A idea efficiency computational the problem solve the normals of surface in point $ P = (x_i,y_i,z_i) $.
My thought to solution in way will be compute tangent plane to surface by partial derivative and gradients vector that generate the plane, being $ \vec{u}$ and $\vec{v}$ with inner product $\vec{u} \times \vec{v}$.
What other ways possible?
thanks.
For a surface that is given by an equation, the simplest way to get a normal vector is by taking gradients.
For instance, you could have the graph of a function, which would have the equation $z = f(x, y)$. That can be rearranged into $f(x, y) - z = 0$, and here we can take the gradient of the lefthand side. That gives the vector $$ \nabla (f(x, y) - z) = \left(\frac{\partial f}{\partial x}(x, y), \frac{\partial f}{\partial y}(x, y), -1\right) $$ which, if you insert an $x$ and $y$ value gives you the normal vector for the surface at that point.

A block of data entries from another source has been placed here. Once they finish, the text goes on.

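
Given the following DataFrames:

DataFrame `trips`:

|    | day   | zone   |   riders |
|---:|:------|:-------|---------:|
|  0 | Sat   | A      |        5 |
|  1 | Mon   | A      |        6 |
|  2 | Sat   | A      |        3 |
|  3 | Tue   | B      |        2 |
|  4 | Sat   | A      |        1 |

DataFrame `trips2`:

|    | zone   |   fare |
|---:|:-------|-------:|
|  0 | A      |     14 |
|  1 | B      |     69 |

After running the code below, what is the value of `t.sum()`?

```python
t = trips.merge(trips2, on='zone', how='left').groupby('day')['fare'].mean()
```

merge on 'zone' (how='left') → 5 rows:
   day zone  riders  fare
0  Sat    A       5    14
1  Mon    A       6    14
2  Sat    A       3    14
3  Tue    B       2    69
4  Sat    A       1    14
group by day, mean of fare:
day
Mon    14.0
Sat    14.0
Tue    69.0
Name: fare, dtype: float64
Then the sum of the resulting series: 97.0

97.0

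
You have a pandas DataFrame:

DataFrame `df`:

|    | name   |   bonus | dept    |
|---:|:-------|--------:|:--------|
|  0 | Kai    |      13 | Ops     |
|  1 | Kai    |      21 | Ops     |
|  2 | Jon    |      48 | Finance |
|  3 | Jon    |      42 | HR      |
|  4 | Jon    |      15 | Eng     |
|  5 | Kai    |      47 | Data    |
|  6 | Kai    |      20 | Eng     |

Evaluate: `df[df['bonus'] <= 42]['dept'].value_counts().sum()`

filter rows where bonus <= 42:
  name  bonus dept
0  Kai     13  Ops
1  Kai     21  Ops
3  Jon     42   HR
4  Jon     15  Eng
6  Kai     20  Eng
value_counts of dept:
dept
Ops    2
Eng    2
HR     1
Name: count, dtype: int64
sum of the resulting series → 5

5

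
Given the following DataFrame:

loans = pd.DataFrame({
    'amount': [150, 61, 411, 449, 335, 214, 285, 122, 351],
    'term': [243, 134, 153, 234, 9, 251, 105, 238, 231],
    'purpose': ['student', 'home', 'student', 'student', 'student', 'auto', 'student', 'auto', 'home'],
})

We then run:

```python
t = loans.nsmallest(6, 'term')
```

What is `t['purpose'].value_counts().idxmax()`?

student

take 6 rows with smallest term:
   amount  term  purpose
4     335     9  student
6     285   105  student
1      61   134     home
2     411   153  student
8     351   231     home
3     449   234  student
value_counts of purpose:
purpose
student    4
home       2
Name: count, dtype: int64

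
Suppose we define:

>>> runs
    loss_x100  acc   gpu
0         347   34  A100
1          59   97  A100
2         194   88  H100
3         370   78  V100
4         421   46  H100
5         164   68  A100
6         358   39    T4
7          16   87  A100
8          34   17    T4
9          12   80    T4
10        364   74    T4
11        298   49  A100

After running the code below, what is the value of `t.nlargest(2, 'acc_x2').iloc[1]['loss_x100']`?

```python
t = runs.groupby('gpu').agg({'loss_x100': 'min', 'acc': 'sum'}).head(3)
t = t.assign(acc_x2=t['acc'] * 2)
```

12

group by gpu: min(loss_x100), sum(acc):
      loss_x100  acc
gpu                 
A100         16  335
H100        194  134
T4           12  210
V100        370   78
take first 3 rows:
      loss_x100  acc
gpu                 
A100         16  335
H100        194  134
T4           12  210
add column acc_x2 = t['acc'] * 2:
      loss_x100  acc  acc_x2
gpu                         
A100         16  335     670
H100        194  134     268
T4           12  210     420
take 2 rows with largest acc_x2:
      loss_x100  acc  acc_x2
gpu                         
A100         16  335     670
T4           12  210     420
Taking the value at position 1, column 'loss_x100' gives 12.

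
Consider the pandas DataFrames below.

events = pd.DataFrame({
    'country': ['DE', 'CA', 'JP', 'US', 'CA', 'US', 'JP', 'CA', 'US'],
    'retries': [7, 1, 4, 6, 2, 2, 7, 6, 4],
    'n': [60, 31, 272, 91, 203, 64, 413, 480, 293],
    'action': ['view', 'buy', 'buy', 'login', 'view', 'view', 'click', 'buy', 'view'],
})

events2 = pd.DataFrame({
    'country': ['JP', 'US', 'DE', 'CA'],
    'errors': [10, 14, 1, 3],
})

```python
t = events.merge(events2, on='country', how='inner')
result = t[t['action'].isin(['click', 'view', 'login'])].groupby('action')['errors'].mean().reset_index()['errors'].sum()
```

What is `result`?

merge on 'country' (how='inner') → 9 rows:
  country  retries    n action  errors
0      DE        7   60   view       1
1      CA        1   31    buy       3
2      JP        4  272    buy      10
3      US        6   91  login      14
4      CA        2  203   view       3
5      US        2   64   view      14
6      JP        7  413  click      10
7      CA        6  480    buy       3
8      US        4  293   view      14
filter rows where action in ['click', 'view', 'login']:
  country  retries    n action  errors
0      DE        7   60   view       1
3      US        6   91  login      14
4      CA        2  203   view       3
5      US        2   64   view      14
6      JP        7  413  click      10
8      US        4  293   view      14
group by action, mean of errors:
action
click    10.0
login    14.0
view      8.0
Name: errors, dtype: float64
reset_index():
  action  errors
0  click    10.0
1  login    14.0
2   view     8.0
So sum() = 32.0.

32.0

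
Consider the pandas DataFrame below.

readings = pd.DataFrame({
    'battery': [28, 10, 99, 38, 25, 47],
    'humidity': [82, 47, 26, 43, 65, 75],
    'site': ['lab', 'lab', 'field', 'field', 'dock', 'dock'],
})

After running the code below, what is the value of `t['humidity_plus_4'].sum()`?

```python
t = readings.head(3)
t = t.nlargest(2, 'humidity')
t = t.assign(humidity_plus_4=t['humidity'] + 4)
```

137

take first 3 rows:
   battery  humidity   site
0       28        82    lab
1       10        47    lab
2       99        26  field
take 2 rows with largest humidity:
   battery  humidity site
0       28        82  lab
1       10        47  lab
add column humidity_plus_4 = t['humidity'] + 4:
   battery  humidity site  humidity_plus_4
0       28        82  lab               86
1       10        47  lab               51
sum of column 'humidity_plus_4' → 137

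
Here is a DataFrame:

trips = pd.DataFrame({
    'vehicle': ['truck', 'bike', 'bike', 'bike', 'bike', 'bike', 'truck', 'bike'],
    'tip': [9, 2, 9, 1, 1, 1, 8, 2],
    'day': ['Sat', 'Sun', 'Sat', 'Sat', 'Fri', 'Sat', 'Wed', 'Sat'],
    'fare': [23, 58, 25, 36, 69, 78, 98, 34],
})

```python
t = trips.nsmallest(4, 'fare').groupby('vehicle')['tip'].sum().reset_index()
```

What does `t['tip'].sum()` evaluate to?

21

take 4 rows with smallest fare:
  vehicle  tip  day  fare
0   truck    9  Sat    23
2    bike    9  Sat    25
7    bike    2  Sat    34
3    bike    1  Sat    36
group by vehicle, sum of tip:
vehicle
bike     12
truck     9
Name: tip, dtype: int64
reset_index():
  vehicle  tip
0    bike   12
1   truck    9
Then the sum of column 'tip': 21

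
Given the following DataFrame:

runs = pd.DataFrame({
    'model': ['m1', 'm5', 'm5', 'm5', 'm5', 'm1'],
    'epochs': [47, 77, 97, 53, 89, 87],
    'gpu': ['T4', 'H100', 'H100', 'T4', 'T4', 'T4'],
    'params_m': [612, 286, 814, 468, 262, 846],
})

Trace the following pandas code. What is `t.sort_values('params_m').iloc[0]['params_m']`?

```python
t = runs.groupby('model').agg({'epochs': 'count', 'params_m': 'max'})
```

814

group by model: count(epochs), max(params_m):
       epochs  params_m
model                  
m1          2       846
m5          4       814
sort by params_m:
       epochs  params_m
model                  
m5          4       814
m1          2       846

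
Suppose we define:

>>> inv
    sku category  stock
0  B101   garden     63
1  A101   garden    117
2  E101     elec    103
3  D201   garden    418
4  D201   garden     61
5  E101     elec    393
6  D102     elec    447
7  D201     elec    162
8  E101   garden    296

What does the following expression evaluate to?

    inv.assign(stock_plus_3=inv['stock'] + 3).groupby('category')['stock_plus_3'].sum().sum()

2087

add column stock_plus_3 = inv['stock'] + 3:
    sku category  stock  stock_plus_3
0  B101   garden     63            66
1  A101   garden    117           120
2  E101     elec    103           106
3  D201   garden    418           421
4  D201   garden     61            64
5  E101     elec    393           396
6  D102     elec    447           450
7  D201     elec    162           165
8  E101   garden    296           299
group by category, sum of stock_plus_3:
category
elec      1117
garden     970
Name: stock_plus_3, dtype: int64
Reading off the sum of the resulting series, we get 2087.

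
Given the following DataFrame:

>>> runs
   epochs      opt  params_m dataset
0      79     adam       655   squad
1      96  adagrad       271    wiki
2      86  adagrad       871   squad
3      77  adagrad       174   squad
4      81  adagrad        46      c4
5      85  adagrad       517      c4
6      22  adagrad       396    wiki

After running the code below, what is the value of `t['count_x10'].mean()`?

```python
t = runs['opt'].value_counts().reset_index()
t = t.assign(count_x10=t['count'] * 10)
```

value_counts of opt:
opt
adagrad    6
adam       1
Name: count, dtype: int64
reset_index():
       opt  count
0  adagrad      6
1     adam      1
add column count_x10 = t['count'] * 10:
       opt  count  count_x10
0  adagrad      6         60
1     adam      1         10
Taking the mean of column 'count_x10' gives 35.0.

35.0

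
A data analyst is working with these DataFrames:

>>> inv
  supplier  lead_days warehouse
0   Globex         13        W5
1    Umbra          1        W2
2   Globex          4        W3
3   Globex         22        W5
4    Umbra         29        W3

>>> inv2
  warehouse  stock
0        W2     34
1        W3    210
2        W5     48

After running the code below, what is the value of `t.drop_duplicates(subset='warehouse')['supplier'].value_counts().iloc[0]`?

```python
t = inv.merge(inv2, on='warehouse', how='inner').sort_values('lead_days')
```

2

merge on 'warehouse' (how='inner') → 5 rows:
  supplier  lead_days warehouse  stock
0   Globex         13        W5     48
1    Umbra          1        W2     34
2   Globex          4        W3    210
3   Globex         22        W5     48
4    Umbra         29        W3    210
sort by lead_days:
  supplier  lead_days warehouse  stock
1    Umbra          1        W2     34
2   Globex          4        W3    210
0   Globex         13        W5     48
3   Globex         22        W5     48
4    Umbra         29        W3    210
drop duplicate warehouse (keep=first):
  supplier  lead_days warehouse  stock
1    Umbra          1        W2     34
2   Globex          4        W3    210
0   Globex         13        W5     48
value_counts of supplier:
supplier
Globex    2
Umbra     1
Name: count, dtype: int64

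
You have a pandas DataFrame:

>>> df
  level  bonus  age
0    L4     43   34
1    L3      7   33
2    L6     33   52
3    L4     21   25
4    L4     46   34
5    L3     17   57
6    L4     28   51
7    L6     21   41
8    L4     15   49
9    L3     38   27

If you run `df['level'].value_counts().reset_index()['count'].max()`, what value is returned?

5

value_counts of level:
level
L4    5
L3    3
L6    2
Name: count, dtype: int64
reset_index():
  level  count
0    L4      5
1    L3      3
2    L6      2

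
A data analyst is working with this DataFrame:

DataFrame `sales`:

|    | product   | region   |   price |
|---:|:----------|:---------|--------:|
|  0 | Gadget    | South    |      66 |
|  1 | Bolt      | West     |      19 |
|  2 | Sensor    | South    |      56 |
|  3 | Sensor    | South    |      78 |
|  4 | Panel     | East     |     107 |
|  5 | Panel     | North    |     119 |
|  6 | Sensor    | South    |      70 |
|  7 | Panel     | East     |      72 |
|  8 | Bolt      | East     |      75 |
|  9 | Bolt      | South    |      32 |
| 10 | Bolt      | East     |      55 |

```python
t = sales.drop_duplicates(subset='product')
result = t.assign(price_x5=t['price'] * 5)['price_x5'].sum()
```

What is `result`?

drop duplicate product (keep=first):
  product region  price
0  Gadget  South     66
1    Bolt   West     19
2  Sensor  South     56
4   Panel   East    107
add column price_x5 = t['price'] * 5:
  product region  price  price_x5
0  Gadget  South     66       330
1    Bolt   West     19        95
2  Sensor  South     56       280
4   Panel   East    107       535
Taking the sum of column 'price_x5' gives 1240.

1240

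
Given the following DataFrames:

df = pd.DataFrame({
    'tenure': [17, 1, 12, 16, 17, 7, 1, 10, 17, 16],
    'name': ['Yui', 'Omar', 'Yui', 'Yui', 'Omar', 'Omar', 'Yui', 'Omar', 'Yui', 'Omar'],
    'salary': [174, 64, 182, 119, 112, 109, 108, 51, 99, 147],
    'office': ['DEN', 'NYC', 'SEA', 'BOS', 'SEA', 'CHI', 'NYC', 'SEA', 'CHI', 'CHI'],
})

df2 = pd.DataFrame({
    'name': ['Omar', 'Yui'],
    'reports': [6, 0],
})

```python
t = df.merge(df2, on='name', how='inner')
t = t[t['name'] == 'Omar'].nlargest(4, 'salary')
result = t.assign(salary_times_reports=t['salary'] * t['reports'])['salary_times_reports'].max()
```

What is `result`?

882

merge on 'name' (how='inner') → 10 rows:
   tenure  name  salary office  reports
0      17   Yui     174    DEN        0
1       1  Omar      64    NYC        6
2      12   Yui     182    SEA        0
3      16   Yui     119    BOS        0
4      17  Omar     112    SEA        6
5       7  Omar     109    CHI        6
6       1   Yui     108    NYC        0
7      10  Omar      51    SEA        6
8      17   Yui      99    CHI        0
9      16  Omar     147    CHI        6
filter rows where name == 'Omar':
   tenure  name  salary office  reports
1       1  Omar      64    NYC        6
4      17  Omar     112    SEA        6
5       7  Omar     109    CHI        6
7      10  Omar      51    SEA        6
9      16  Omar     147    CHI        6
take 4 rows with largest salary:
   tenure  name  salary office  reports
9      16  Omar     147    CHI        6
4      17  Omar     112    SEA        6
5       7  Omar     109    CHI        6
1       1  Omar      64    NYC        6
add column salary_times_reports = t['salary'] * t['reports']:
   tenure  name  salary office  reports  salary_times_reports
9      16  Omar     147    CHI        6                   882
4      17  Omar     112    SEA        6                   672
5       7  Omar     109    CHI        6                   654
1       1  Omar      64    NYC        6                   384
Hence 882.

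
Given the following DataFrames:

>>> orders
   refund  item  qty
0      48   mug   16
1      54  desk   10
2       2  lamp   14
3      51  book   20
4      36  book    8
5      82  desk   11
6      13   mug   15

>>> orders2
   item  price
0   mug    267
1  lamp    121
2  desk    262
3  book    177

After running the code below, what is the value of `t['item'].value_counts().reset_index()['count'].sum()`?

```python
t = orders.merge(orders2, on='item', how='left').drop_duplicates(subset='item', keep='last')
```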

Another example, where your surface is not the graph of a function (at least not a priori) would be the sphere $x^2 + y^2 + z^2 -1 = 0$. We take the gradient, and get $(2x, 2y, 2z)$. If you insert the $x, y$ and $z$ values of a point on the sphere into that vector, it gives you a normal vector at that point.
Now, if your surface (named $\sigma$, say) is given by a parametrization, it usually looks either like this: $$ \sigma :\cases{x(u, v)= \ldots\\y(u, v)= \ldots\\z(u, v)= \ldots} $$ or like this: $$ \sigma(u, v) = (x(u, v), y(u, v), z(u, v)) $$ For instance, you can parametrize the sphere by $$ \sigma(u, v) = (\sin v\cos u, \sin v\sin u, \cos v) \qquad 0\leq u \leq 2\pi, 0 \leq v \leq \pi $$ In this case, to get the normal vector at a point $p$ (given by $u = u_0, v = v_0$), you do it by vector cross product. The two vectors $\vec u, \vec v$ you cross are (almost always) given by $$ \vec u = \frac{\partial \sigma}{\partial u}(u_0, v_0),\quad \vec v = \frac{\partial \sigma}{\partial v}(u_0, v_0) $$ In the case of the sphere, this gives us $$ \vec u = (-\sin v_0\sin u_0, \sin v_0 \cos u_0, 0),\quad\vec v = (\cos v_0\cos u_0, \cos v_0 \sin u_0, -\sin u_0) $$ which works nicely, except for the north and south poles, where $\vec u$ turns out to be $0$ (since $v_0$ is $0$ for the north pole and $\pi$ for the south), and $\vec v$ has a whole spectrum of different values (since $u_0$ can be whatever you want it to be and you will still be at the respective poles). So there you need to figure out something else.